L'expert Mauro Israel a animé les Ateliers de la sécurité. © CCMBenchmark.

Cette intrusion, menée par Nes à la demande d'un RSSI, et expliquée en détail lors des Ateliers de la sécurité organisée par CCMBenchmark, n'est pas aussi classique qu'elle n'y parait. Certes, certains éléments sont connus : usurpation d'identité, phishing, trojan etc.

 

Mais cette attaque était dédiée, elle ne visait qu'une seule société, contrairement au système des botnets. Son but n'était pas de corrompre un maximum de machines, juste une suffisait.

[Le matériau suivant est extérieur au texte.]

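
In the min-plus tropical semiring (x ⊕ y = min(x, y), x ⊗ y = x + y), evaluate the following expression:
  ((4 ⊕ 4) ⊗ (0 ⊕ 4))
((4 ⊕ 4) ⊗ (0 ⊕ 4)) = 4

Expand innermost to outermost. Recall ⊕ takes the minimum of its arguments and ⊗ takes their sum. Working out the expression ((4 ⊕ 4) ⊗ (0 ⊕ 4)) gives 4.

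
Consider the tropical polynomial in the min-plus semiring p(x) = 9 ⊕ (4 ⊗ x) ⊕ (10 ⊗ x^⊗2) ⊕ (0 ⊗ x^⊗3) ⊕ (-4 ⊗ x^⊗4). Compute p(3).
p(3) = 7

A tropical monomial a ⊗ x^⊗i evaluates to a + i · x. Evaluating each term at x = 3:
  Term 0 contributes 9 + 0 · 3 = 9
  Term 1 contributes 4 + 1 · 3 = 7
  Term 2 contributes 10 + 2 · 3 = 16
  Term 3 contributes 0 + 3 · 3 = 9
  Term 4 contributes -4 + 4 · 3 = 8
p(3) = ⊕ of these = min[9, 7, 16, 9, 8] = 7.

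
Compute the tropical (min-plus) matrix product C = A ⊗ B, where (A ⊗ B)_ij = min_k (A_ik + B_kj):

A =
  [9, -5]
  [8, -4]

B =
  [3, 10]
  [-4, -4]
A ⊗ B =
  [-9, -9]
  [-8, -8]

Apply the min-plus product entry-by-entry:
  C[0][0] = min over k of (A[0][0] + B[0][0] = 9 + 3 = 12, A[0][1] + B[1][0] = -5 + -4 = -9) = -9 (attained at k = 1)
  C[0][1] = min over k of (A[0][0] + B[0][1] = 9 + 10 = 19, A[0][1] + B[1][1] = -5 + -4 = -9) = -9 (attained at k = 1)
  C[1][0] = min over k of (A[1][0] + B[0][0] = 8 + 3 = 11, A[1][1] + B[1][0] = -4 + -4 = -8) = -8 (attained at k = 1)
  C[1][1] = min over k of (A[1][0] + B[0][1] = 8 + 10 = 18, A[1][1] + B[1][1] = -4 + -4 = -8) = -8 (attained at k = 1)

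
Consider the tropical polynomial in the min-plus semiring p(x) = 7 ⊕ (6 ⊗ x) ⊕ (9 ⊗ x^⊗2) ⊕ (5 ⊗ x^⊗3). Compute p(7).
p(7) = 7

A tropical monomial a ⊗ x^⊗i evaluates to a + i · x. Evaluating each term at x = 7:
  Term 0 contributes 7 + 0 · 7 = 7
  Term 1 contributes 6 + 1 · 7 = 13
  Term 2 contributes 9 + 2 · 7 = 23
  Term 3 contributes 5 + 3 · 7 = 26
p(7) = ⊕ of these = min[7, 13, 23, 26] = 7.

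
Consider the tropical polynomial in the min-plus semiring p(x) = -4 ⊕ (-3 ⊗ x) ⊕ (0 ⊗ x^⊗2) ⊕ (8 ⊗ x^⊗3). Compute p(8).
p(8) = -4

A tropical monomial a ⊗ x^⊗i evaluates to a + i · x. Evaluating each term at x = 8:
  Term 0 contributes -4 + 0 · 8 = -4
  Term 1 contributes -3 + 1 · 8 = 5
  Term 2 contributes 0 + 2 · 8 = 16
  Term 3 contributes 8 + 3 · 8 = 32
p(8) = ⊕ of these = min[-4, 5, 16, 32] = -4.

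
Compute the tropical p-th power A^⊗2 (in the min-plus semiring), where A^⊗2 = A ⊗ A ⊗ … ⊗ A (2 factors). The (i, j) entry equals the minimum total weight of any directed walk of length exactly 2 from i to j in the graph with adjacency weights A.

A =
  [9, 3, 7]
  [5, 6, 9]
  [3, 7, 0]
A^⊗2 =
  [8, 9, 7]
  [11, 8, 9]
  [3, 6, 0]

Each entry (A^⊗2)_ij equals the minimum over all length-2 walks i = v_0 → v_1 → … → v_2 = j of Σ_t A[v_t][v_{t+1}]. For example, for (i, j) = (0, 2) we minimise over 3 possible intermediate vertex sequences; the minimum is 7, attained along the walk 0 → 2 → 2.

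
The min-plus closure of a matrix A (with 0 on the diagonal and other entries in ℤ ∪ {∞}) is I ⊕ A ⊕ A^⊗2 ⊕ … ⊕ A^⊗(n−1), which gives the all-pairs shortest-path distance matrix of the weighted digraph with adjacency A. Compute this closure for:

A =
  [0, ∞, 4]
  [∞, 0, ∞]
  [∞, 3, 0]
Closure =
  [0, 7, 4]
  [∞, 0, ∞]
  [∞, 3, 0]

This is the Floyd-Warshall all-pairs shortest-path computation. For each intermediate vertex k = 0, 1, …, 2, update dist[i][j] ← min(dist[i][j], dist[i][k] + dist[k][j]). The final matrix gives, for each (i, j), the minimum total weight of any directed path from i to j (possibly empty when i = j).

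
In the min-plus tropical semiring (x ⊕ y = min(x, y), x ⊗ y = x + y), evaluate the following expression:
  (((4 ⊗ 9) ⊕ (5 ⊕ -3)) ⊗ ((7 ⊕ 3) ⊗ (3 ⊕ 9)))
(((4 ⊗ 9) ⊕ (5 ⊕ -3)) ⊗ ((7 ⊕ 3) ⊗ (3 ⊕ 9))) = 3

Expand innermost to outermost. Recall ⊕ takes the minimum of its arguments and ⊗ takes their sum. Working out the expression (((4 ⊗ 9) ⊕ (5 ⊕ -3)) ⊗ ((7 ⊕ 3) ⊗ (3 ⊕ 9))) gives 3.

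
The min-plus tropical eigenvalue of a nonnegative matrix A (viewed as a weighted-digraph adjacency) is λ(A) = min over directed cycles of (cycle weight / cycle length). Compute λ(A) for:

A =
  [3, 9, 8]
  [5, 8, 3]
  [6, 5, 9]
λ(A) = 3

Enumerate directed cycles and compute their means (weight / length). Sample:
  cycle 0 → 0: weight = 3, length = 1, mean = 3/1 ≈ 3.000
  cycle 1 → 1: weight = 8, length = 1, mean = 8/1 ≈ 8.000
  cycle 2 → 2: weight = 9, length = 1, mean = 9/1 ≈ 9.000
  cycle 0 → 1 → 0: weight = 14, length = 2, mean = 14/2 ≈ 7.000
  cycle 0 → 2 → 0: weight = 14, length = 2, mean = 14/2 ≈ 7.000
  cycle 1 → 0 → 1: weight = 14, length = 2, mean = 14/2 ≈ 7.000
Minimum mean = 3.000, attained e.g. along the cycle 0 → 0 with weight 3 and length 1. So λ(A) = 3/1 = 3.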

Elle ne cherchait d'ailleurs pas à ensuite envoyer de puissante attaques par déni de service, mais bien à subtiliser des informations sensibles. En outre, elle doit être discrète et rester longtemps sur la machine afin de sortir le plus d'information possible. Ces différences par rapport aux attaques "classiques" font d'elle une menace persistante avancée.

 

Cauchemar des RSSI 

Ce type de menace est le dernier cauchemar des RSSI : ces derniers mois, ce type d'attaque a mis à genoux RSA, la filiale sécurité d'EMC, Sony et son Playstation Network, ou encore Google, victime d'Aurora. Bercy pourrait également avoir été victime de cette attaque, mais les opinions divergent.

 

L'attaquant va paramétrer son Trojan et même réaliser un malware sur mesure

Pour cibler précisément la société, l'attaque qui repose en grande partie sur l'ingénierie sociale, doit être soigneusement préparée. Les pirates doivent collecter un maximum d'informations sur la société.

 

De nombreux outils, souvent Open Source, permettent de connaître les systèmes d'exploitation utilisés par les sociétés, mais aussi leur version, ainsi que celle d'Adobe ou encore de Word en vigeur dans l'enterprise ciblée.... Ces informations permettront très souvent d'obtenir des vulnérabilités, notamment si les logiciels ne sont pas tous mis à jour.

"Les entreprises ayant une politique de gestion des mises à jour Adobe, comme Reader, sur tous les postes de travail sont rares", rappelle Raphaël Illouz directeur général de Nes Conseil. Or les failles des versions non patchées sont à la portée du plus grand nombre. Les attaques encore plus sophistiquées peuvent toujours se baser sur des vulnérabilités 0 day.

 

Menace "persistante" et discrète

Une recherche d'information poussée préalable à l'attaque peut également permettre de connaître les solutions de sécurité, et donc d'antivirus , utilisées par l'entreprise. L'attaquant pourra donc paramétrer son Trojan en fonction, et même réaliser un malware sur mesure.

 

Pour que la menace soit "persistante", le trojan doit également aussi rester le plus longtemps et le plus discrètement actif dans le réseau de l'entreprise. C'est aussi ce qui semble bien s'être passé dans le cas de la fuite d'informations chez Sony.  "Dans les forums souterrains, il se dit que l'exfiltration de fichiers .rar appartenant à Sony se faisait toutes les quatre heures, pendant 2 mois", explique le hacker de Nes.